I began running around the age of 12 it was my teachers at school who encouraged me to join my local club after seeing I was doing well in school races, I was quite a lively child so think they thought a cross country race may tire me out! Cross country was where I initially started and I loved it but I slowly got better and better on the track. I think what I remember from when I was little was just how much I loved running, I enjoyed an afternoon away from school with my friends!
How important was your local club and coaches when you were starting out?
My local running club was hugely influential in my development as a young athlete. I joined Morpeth Harriers at the age of 12 and I am still proud to represent them today running as many road and cross country races as I can throughout the year. Without my first coach Mike Bateman, who coached me until the age of 18, I wouldn’t have got to where I am today. Morpeth Harriers got me involved in all types of road races, cross country races, track races and team events. I would be often seen doing relays, triple jump or a throw alongside my favoured running events at the young athlete leagues growing up!
How has the journey been of battling with the hard times but reaping the triumphs? (Highs & lows)
My journey like many other athletes has had many obstacles in the way but this is what makes all those special moments worth the upset, defeat and lows. As a young athlete growing up I had a tough battle with asthma and hayfever related allergies which is something that took years to get under control and something still today I have to monitor. For me, London 2012 will always be one of the most special moments of my career alongside winning my first international medal in 2014 at the Commonwealth Games and European Championships. These moments make the lows seem insignificant.
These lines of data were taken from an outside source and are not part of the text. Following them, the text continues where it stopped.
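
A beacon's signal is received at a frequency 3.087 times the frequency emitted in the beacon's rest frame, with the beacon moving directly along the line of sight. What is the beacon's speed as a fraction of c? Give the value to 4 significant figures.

f_obs/f_src = √((1+β)/(1−β)) = 3.087  ⇒  (1+β)/(1−β) = 9.52957
β = |1 − D²|/(1 + D²) = |1 − 9.52957|/(1 + 9.52957) = 0.8101

β ≈ 0.8101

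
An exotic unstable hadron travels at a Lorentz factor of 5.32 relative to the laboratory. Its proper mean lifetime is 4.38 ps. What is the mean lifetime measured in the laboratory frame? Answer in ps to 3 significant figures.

Δt ≈ 23.3 ps

γ = 5.32 (given)
Time dilation: Δt = γτ₀ = 5.32 × 4.38 ps = 23.3 ps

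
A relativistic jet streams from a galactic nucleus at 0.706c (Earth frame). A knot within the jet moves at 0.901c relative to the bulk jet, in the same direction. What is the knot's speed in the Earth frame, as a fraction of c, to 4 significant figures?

u ≈ 0.9822c

Relativistic velocity addition: u = (u' + v)/(1 + u'v/c²)
= (0.901 + 0.706)/(1 + 0.901×0.706) = 1.607/1.63611 = 0.9822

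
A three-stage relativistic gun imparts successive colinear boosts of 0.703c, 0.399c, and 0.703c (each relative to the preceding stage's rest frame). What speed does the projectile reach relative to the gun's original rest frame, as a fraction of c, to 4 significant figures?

u ≈ 0.9742c

Compose boost 2: (0.399 + 0.703)/(1 + 0.399×0.703) = 1.102/1.28050 = 0.860603
Compose boost 3: (0.703 + 0.860603)/(1 + 0.703×0.860603) = 1.56360/1.60500 = 0.9742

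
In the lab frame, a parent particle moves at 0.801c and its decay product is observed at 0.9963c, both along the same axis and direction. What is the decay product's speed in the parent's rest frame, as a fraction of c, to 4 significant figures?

u' ≈ 0.9670c

Inverse velocity addition: u' = (u − v)/(1 − uv/c²)
= (0.9963 − 0.801)/(1 − 0.9963×0.801) = 0.1953/0.201964 = 0.9670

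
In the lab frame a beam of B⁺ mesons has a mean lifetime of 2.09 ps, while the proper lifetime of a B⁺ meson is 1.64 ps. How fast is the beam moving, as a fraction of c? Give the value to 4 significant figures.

γ = Δt/τ₀ = 2.09/1.64 = 1.27439
β = √(1 − 1/γ²) = √(1 − 1/1.27439²) = 0.6199

β ≈ 0.6199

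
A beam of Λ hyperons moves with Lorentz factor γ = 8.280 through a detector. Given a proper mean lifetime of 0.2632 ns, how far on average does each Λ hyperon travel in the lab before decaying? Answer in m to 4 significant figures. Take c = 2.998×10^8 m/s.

d ≈ 0.6486 m

β = √(1 − 1/γ²) = √(1 − 1/8.280²) = 0.992680
Dilated lifetime: Δt = γτ₀ = 8.280 × 0.2632 ns = 2.17930 ns
d = vΔt = 0.992680c × 2.17930 ns = 2.97606×10^8 m/s × 2.17930×10^-9 s = 0.6486 m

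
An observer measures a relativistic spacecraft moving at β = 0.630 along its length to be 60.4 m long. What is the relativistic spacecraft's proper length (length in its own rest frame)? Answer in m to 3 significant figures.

L₀ ≈ 77.8 m

γ = 1/√(1 − 0.630²) = 1.2877
L₀ = γL = 1.2877 × 60.4 = 77.8 m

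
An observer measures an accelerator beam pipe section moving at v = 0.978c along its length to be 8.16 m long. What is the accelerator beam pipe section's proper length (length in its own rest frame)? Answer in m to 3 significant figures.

γ = 1/√(1 − 0.978²) = 4.7938
L₀ = γL = 4.7938 × 8.16 = 39.1 m

L₀ ≈ 39.1 m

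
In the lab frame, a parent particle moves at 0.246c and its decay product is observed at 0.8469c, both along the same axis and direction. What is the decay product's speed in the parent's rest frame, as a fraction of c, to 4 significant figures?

Inverse velocity addition: u' = (u − v)/(1 − uv/c²)
= (0.8469 − 0.246)/(1 − 0.8469×0.246) = 0.6009/0.791663 = 0.7590

u' ≈ 0.7590c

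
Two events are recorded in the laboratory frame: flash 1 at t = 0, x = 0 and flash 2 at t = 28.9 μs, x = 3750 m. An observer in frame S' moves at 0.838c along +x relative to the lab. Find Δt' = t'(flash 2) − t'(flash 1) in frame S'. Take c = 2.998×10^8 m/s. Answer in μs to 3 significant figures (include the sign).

γ = 1/√(1 − 0.838²) = 1.8326
Δt' = γ(Δt − vΔx/c²) = 1.8326 × (28.9 μs − 0.838×3750 m / (2.998×10^8 m/s))
= 1.8326 × (18.418 μs) = 33.8 μs

Δt' ≈ 33.8 μs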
What level of preparation does it take to be an Olympian?
To be an Olympian and reaching the highest level of sport takes years of hard work and dedication. I train twice a day most days running 70miles a week from October throughout the winter and a little less in the summer, this makes sure I am in the best shape that I can be. All of it has been made worthwhile as the reward of reaching the Olympic Games outweighs the long hard training days.
What was the feeling like of going into the Olympic final at Rio?
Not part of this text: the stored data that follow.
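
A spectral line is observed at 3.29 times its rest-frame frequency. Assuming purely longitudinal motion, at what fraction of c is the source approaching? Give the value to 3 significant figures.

f_obs/f_src = √((1+β)/(1−β)) = 3.29  ⇒  (1+β)/(1−β) = 10.824
β = |1 − D²|/(1 + D²) = |1 − 10.824|/(1 + 10.824) = 0.831

β ≈ 0.831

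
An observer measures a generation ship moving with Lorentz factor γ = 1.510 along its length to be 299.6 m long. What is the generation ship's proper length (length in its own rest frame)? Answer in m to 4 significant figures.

γ = 1.510 (given)
L₀ = γL = 1.510 × 299.6 = 452.4 m

L₀ ≈ 452.4 m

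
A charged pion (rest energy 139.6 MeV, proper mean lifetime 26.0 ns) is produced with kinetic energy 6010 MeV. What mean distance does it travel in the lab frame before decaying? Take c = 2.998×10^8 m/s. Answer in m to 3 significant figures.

γ = 1 + K/(m₀c²) = 1 + 6010/139.6 = 44.052
β = √(1 − 1/γ²) = 0.99974
Dilated lifetime: γτ₀ = 44.052 × 26.0 ns = 1145.3 ns
d = βc·γτ₀ = 0.99974 × (2.998×10^8 m/s) × 1.1453×10^-6 s = 343 m

d ≈ 343 m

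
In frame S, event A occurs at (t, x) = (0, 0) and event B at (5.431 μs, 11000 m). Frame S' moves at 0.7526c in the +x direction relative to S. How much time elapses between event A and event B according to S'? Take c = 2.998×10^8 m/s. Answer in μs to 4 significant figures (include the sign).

Δt' ≈ -33.69 μs

γ = 1/√(1 − 0.7526²) = 1.51865
Δt' = γ(Δt − vΔx/c²) = 1.51865 × (5.431 μs − 0.7526×11000 m / (2.998×10^8 m/s))
= 1.51865 × (-22.1827 μs) = -33.69 μs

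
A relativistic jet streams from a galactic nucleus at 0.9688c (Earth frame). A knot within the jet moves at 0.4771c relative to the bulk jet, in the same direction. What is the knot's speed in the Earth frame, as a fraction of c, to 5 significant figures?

u ≈ 0.98884c

Relativistic velocity addition: u = (u' + v)/(1 + u'v/c²)
= (0.4771 + 0.9688)/(1 + 0.4771×0.9688) = 1.4459/1.462214 = 0.98884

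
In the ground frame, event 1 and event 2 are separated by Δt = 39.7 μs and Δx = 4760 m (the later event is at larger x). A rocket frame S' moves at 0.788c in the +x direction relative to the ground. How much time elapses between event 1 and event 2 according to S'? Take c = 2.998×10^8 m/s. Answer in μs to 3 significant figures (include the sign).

Δt' ≈ 44.2 μs

γ = 1/√(1 − 0.788²) = 1.6242
Δt' = γ(Δt − vΔx/c²) = 1.6242 × (39.7 μs − 0.788×4760 m / (2.998×10^8 m/s))
= 1.6242 × (27.189 μs) = 44.2 μs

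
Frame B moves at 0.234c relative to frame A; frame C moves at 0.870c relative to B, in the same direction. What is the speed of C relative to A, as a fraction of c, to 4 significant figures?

Compose boost 2: (0.870 + 0.234)/(1 + 0.870×0.234) = 1.104/1.20358 = 0.9173

u ≈ 0.9173c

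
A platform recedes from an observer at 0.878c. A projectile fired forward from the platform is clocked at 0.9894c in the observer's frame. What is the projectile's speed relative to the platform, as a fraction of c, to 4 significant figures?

Inverse velocity addition: u' = (u − v)/(1 − uv/c²)
= (0.9894 − 0.878)/(1 − 0.9894×0.878) = 0.1114/0.131307 = 0.8484

u' ≈ 0.8484c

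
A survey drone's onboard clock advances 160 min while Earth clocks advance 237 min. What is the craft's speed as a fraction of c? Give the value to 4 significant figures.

γ = Δt/τ₀ = 237/160 = 1.48125
β = √(1 − 1/γ²) = √(1 − 1/1.48125²) = 0.7377

β ≈ 0.7377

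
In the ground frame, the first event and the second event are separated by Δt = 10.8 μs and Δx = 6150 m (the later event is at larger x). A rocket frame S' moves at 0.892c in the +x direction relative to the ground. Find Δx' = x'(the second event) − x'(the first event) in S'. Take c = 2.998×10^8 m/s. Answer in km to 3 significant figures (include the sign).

Δx' ≈ 7.22 km

γ = 1/√(1 − 0.892²) = 2.2122
Δx' = γ(Δx − vΔt) = 2.2122 × (6150 m − 0.892×(2.998×10^8 m/s)×10.8×10^-6 s)
= 2.2122 × (3261.8 m) = 7.22 km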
There is nothing more special than representing my country at the Olympic Games, words can’t describe the honour of representing Team GB and putting on the Olympic kit. It is a childhood dream achieved! To have achieved my dream in London and Rio will always be two of my career highlights. To be stood on the start line of an Olympic final is an incredible feeling.
What does 2017 hold for you?
2017 is an exciting year as the World Athletic Championships are in London, back at the Olympic stadium. This will be an amazing experience to have the opportunity to compete back in another global home championship.
Do you have any New Year's resolutions?
I don’t really make New Year’s resolutions but looking at 2017 I am telling myself to enjoy every moment I put my spikes on to go out and race. This is what all the days of training are for so enjoy the moments!!